ANN Oct 22, 2010

Altonaer Museum im Fokus der Forschung (Hamburg, 7 Nov 10)

Vanessa Hirsch

Wissenschaftlicher Salon: Das Altonaer Museum im Fokus der Forschung

07.11.2010, Beginn: 12 Uhr, Ende: 16 Uhr
Museumseintritt, Ort: Forum im Altonaer Museum

Normalerweise assoziiert man Museen mit Ausstellungen. Der
"Wissenschaftlichen Salon" gewährt einen Blick hinter die Kulissen des
Altonaer Museums und zeigt, dass wissenschaftliches Arbeiten ganz wesentlich
zum Rang des Hauses beiträgt. Wissenschaftler berichten aus ihren Projekten
und erläutern die Bedeutung des Museums vor dem Hintergrund der aktuellen
kulturpolitischen Situation.

Bei Antje Schmidt, die aus ihrer fast fertiggestellten kunsthistorischen
Dissertation über den Bau und die Konzeption des Altonaer Museums berichtet,
ist das Museum selbst zum Forschungsgegenstand geworden. Ausgangspunkt für
die Arbeit war eine Ausstellung zur Baugeschichte des Altonaer Museums, die
sie mit kuratiert hatte. Prof. Norbert Fischer hat mit seinen Forschungen
über die Mentalitätsgeschichte der Nordsee als einer der Kuratoren zur
Ausstellung "Land am Meer. Die Küsten von Nord- und Ostsee" beigetragen.
Aktuell beforscht der Volkskundler die Bauernstuben des Altonaer Museums.
Beide Projekte, die beispielhaft für die engen Verbindungen zwischen dem
Museum und der Universität Hamburg stehen, wird er in seinem Vortrag
vorstellen. Als ehemaliger Stiftungsrat und Mitglied des Wissenschaftlichen
Beirats des Altonaer Museums ist Prof. Achatz von Müller ein intimer Kenner
des Museums und Katalysator seiner 2005 begonnenen Reform. Der an der
Universität Basel lehrende Historiker hat über das Verhältnis von Kultur und
Ökonomie geforscht und wird seine Erkenntnisse auf den "Fall Altonaer
Museum" anwenden. Auch Prof. Franklin Kopitzsch ist dem Altonaer Museum eng
verbunden. Der Hamburger Historiker hat vielfach Beiträge für
Ausstellungskataloge geliefert und das Museum als Berater für
Ausstellungskonzepte unterstützt. Außerdem ist Prof. Kopitzsch als
ehemaliger Fachsprecher für Kultur der SPD Fraktion und als ehemaliges
Mitglied im Kulturausschuss in der Hamburger Bürgerschaft ein exzellenter
Kenner der Kulturpolitik in der Hansestadt. Den kulturpolitischen Kontext
der aktuellen Schließungspläne wird er historisch einordnen.
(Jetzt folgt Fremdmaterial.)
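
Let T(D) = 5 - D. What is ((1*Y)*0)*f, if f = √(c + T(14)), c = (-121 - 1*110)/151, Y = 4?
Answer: 0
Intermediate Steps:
c = -231/151 (c = (-121 - 110)*(1/151) = -231*1/151 = -231/151 ≈ -1.5298)
f = I*√240090/151 (f = √(-231/151 + (5 - 1*14)) = √(-231/151 + (5 - 14)) = √(-231/151 - 9) = √(-1590/151) = I*√240090/151 ≈ 3.245*I)
((1*Y)*0)*f = ((1*4)*0)*(I*√240090/151) = (4*0)*(I*√240090/151) = 0*(I*√240090/151) = 0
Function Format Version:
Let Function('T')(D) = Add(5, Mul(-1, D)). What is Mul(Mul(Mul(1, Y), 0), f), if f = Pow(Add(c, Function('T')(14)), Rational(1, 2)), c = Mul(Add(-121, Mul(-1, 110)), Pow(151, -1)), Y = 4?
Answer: 0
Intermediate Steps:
c = Rational(-231, 151) (c = Mul(Add(-121, -110), Rational(1, 151)) = Mul(-231, Rational(1, 151)) = Rational(-231, 151) ≈ -1.5298)
f = Mul(Rational(1, 151), I, Pow(240090, Rational(1, 2))) (f = Pow(Add(Rational(-231, 151), Add(5, Mul(-1, 14))), Rational(1, 2)) = Pow(Add(Rational(-231, 151), Add(5, -14)), Rational(1, 2)) = Pow(Add(Rational(-231, 151), -9), Rational(1, 2)) = Pow(Rational(-1590, 151), Rational(1, 2)) = Mul(Rational(1, 151), I, Pow(240090, Rational(1, 2))) ≈ Mul(3.2450, I))
Mul(Mul(Mul(1, Y), 0), f) = Mul(Mul(Mul(1, 4), 0), Mul(Rational(1, 151), I, Pow(240090, Rational(1, 2)))) = Mul(Mul(4, 0), Mul(Rational(1, 151), I, Pow(240090, Rational(1, 2)))) = Mul(0, Mul(Rational(1, 151), I, Pow(240090, Rational(1, 2)))) = 0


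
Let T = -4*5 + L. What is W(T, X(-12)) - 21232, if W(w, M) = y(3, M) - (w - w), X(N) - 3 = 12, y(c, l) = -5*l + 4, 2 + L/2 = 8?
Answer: -21303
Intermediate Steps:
L = 12 (L = -4 + 2*8 = -4 + 16 = 12)
y(c, l) = 4 - 5*l
X(N) = 15 (X(N) = 3 + 12 = 15)
T = -8 (T = -4*5 + 12 = -20 + 12 = -8)
W(w, M) = 4 - 5*M (W(w, M) = (4 - 5*M) - (w - w) = (4 - 5*M) - 1*0 = (4 - 5*M) + 0 = 4 - 5*M)
W(T, X(-12)) - 21232 = (4 - 5*15) - 21232 = (4 - 75) - 21232 = -71 - 21232 = -21303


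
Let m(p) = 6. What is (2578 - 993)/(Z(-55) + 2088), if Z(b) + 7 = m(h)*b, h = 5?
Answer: 1585/1751 ≈ 0.90520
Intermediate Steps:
Z(b) = -7 + 6*b
(2578 - 993)/(Z(-55) + 2088) = (2578 - 993)/((-7 + 6*(-55)) + 2088) = 1585/((-7 - 330) + 2088) = 1585/(-337 + 2088) = 1585/1751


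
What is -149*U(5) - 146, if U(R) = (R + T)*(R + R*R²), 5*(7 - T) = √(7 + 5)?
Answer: -232586 + 7748*√3 ≈ -2.1917e+5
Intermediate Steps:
T = 7 - 2*√3/5 (T = 7 - √(7 + 5)/5 = 7 - 2*√3/5 ≈ 6.3072)
U(R) = (R + R³)*(7 + R - 2*√3/5) (U(R) = (R + (7 - 2*√3/5))*(R + R*R²) = (7 + R - 2*√3/5)*(R + R³) = (R + R³)*(7 + R - 2*√3/5))
-149*U(5) - 146 = -149*5*(35 - 2*√3 + 5*5 + 5*5³ + 5²*(35 - 2*√3))/5 - 146 = -149*5*(35 - 2*√3 + 25 + 5*125 + 25*(35 - 2*√3))/5 - 146 = -149*5*(35 - 2*√3 + 25 + 625 + (875 - 50*√3))/5 - 146 = -149*5*(1560 - 52*√3)/5 - 146 = -149*(1560 - 52*√3) - 146 = (-232440 + 7748*√3) - 146 = -232586 + 7748*√3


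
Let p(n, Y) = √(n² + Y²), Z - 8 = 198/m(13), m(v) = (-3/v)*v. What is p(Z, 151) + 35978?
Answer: 35978 + √26165 ≈ 36140.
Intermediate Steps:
m(v) = -3
Z = -58 (Z = 8 + 198/(-3) = 8 + 198*(-⅓) = 8 - 66 = -58)
p(n, Y) = √(Y² + n²)
p(Z, 151) + 35978 = √(151² + (-58)²) + 35978 = √(22801 + 3364) + 35978 = √26165 + 35978 = 35978 + √26165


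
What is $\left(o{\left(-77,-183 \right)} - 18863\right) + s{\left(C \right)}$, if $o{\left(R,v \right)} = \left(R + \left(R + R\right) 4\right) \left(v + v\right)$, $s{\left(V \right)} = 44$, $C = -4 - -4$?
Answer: $234819$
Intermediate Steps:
$C = 0$ ($C = -4 + 4 = 0$)
$o{\left(R,v \right)} = 18 R v$ ($o{\left(R,v \right)} = \left(R + 2 R 4\right) 2 v = \left(R + 8 R\right) 2 v = 9 R 2 v = 18 R v$)
$\left(o{\left(-77,-183 \right)} - 18863\right) + s{\left(C \right)} = \left(18 \left(-77\right) \left(-183\right) - 18863\right) + 44 = \left(253638 - 18863\right) + 44 = 234775 + 44 = 234819$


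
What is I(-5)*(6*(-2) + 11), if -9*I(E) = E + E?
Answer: -10/9 ≈ -1.1111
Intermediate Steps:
I(E) = -2*E/9 (I(E) = -(E + E)/9 = -2*E/9)
I(-5)*(6*(-2) + 11) = (-2/9*(-5))*(6*(-2) + 11) = 10*(-12 + 11)/9 = (10/9)*(-1) = -10/9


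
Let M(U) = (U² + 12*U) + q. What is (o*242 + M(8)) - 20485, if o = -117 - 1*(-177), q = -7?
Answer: -5812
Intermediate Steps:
o = 60 (o = -117 + 177 = 60)
M(U) = -7 + U² + 12*U (M(U) = (U² + 12*U) - 7 = -7 + U² + 12*U)
(o*242 + M(8)) - 20485 = (60*242 + (-7 + 8² + 12*8)) - 20485 = (14520 + (-7 + 64 + 96)) - 20485 = (14520 + 153) - 20485 = 14673 - 20485 = -5812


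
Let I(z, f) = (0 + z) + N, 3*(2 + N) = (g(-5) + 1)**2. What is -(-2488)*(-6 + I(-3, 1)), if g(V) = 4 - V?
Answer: 166696/3 ≈ 55565.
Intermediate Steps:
N = 94/3 (N = -2 + ((4 - 1*(-5)) + 1)**2/3 = -2 + ((4 + 5) + 1)**2/3 = -2 + (9 + 1)**2/3 = -2 + (1/3)*10**2 = -2 + (1/3)*100 = -2 + 100/3 = 94/3 ≈ 31.333)
I(z, f) = 94/3 + z (I(z, f) = (0 + z) + 94/3 = z + 94/3 = 94/3 + z)
-(-2488)*(-6 + I(-3, 1)) = -(-2488)*(-6 + (94/3 - 3)) = -(-2488)*(-6 + 85/3) = -(-2488)*67/3 = -622*(-268/3) = 166696/3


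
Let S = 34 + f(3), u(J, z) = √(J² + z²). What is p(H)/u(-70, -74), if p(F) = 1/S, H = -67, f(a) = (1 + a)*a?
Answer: √2594/238648 ≈ 0.00021342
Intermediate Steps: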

Antje Schmidt M.A.: Die Bildung der Nation im Altonaer Museum von 1901

Immer wieder wird dem Altonaer Museum seine regionale Ausrichtung
bescheinigt. Schon der erste Direktor Otto Lehmann betonte diese, um sich
gegenüber den Museen der Nachbarstadt Hamburg abzugrenzen. In dem Vortrag
wird die These vorgestellt, dass es sich bei dem Museumsbau und der
Konzeption der Ausstellung des Museums von 1901 allerdings um weit mehr
gehandelt hat, als um einen regionalen Bezug. Es ging um nicht weniger als
die Konstruktion einer nationalen Identität.

Prof. Dr. Norbert Fischer (Universität Hamburg): Zwischen Land und Meer:
Lebenswelten in Norddeutschland

Der Vortrag liefert einen Einblick in die Erforschung jener Landschaften,
die das Sammelgebiet des Altonaer Museums ausmachen. Norddeutschland ist in
besonderem Maß von unterschiedlichen Landschaften gekennzeichnet: Die
Marschen an der Nordseeküste bringen andere Lebensbedingungen hervor als die
höher gelegene Geest. Die Menschen haben sich jeweils angepasst: Sie lernten
mit Ebbe und Flut umzugehen, kultivierten die fruchtbaren Marschenflächen
durch den Bau von Deichen und nutzten Meer und Flüsse zur Fischerei und als
Verkehrswege. Häfen und Seebäder entstanden. Die Wohnbauten überliefern bis
heute die unterschiedlichen Lebenswelten zwischen Land und Meer.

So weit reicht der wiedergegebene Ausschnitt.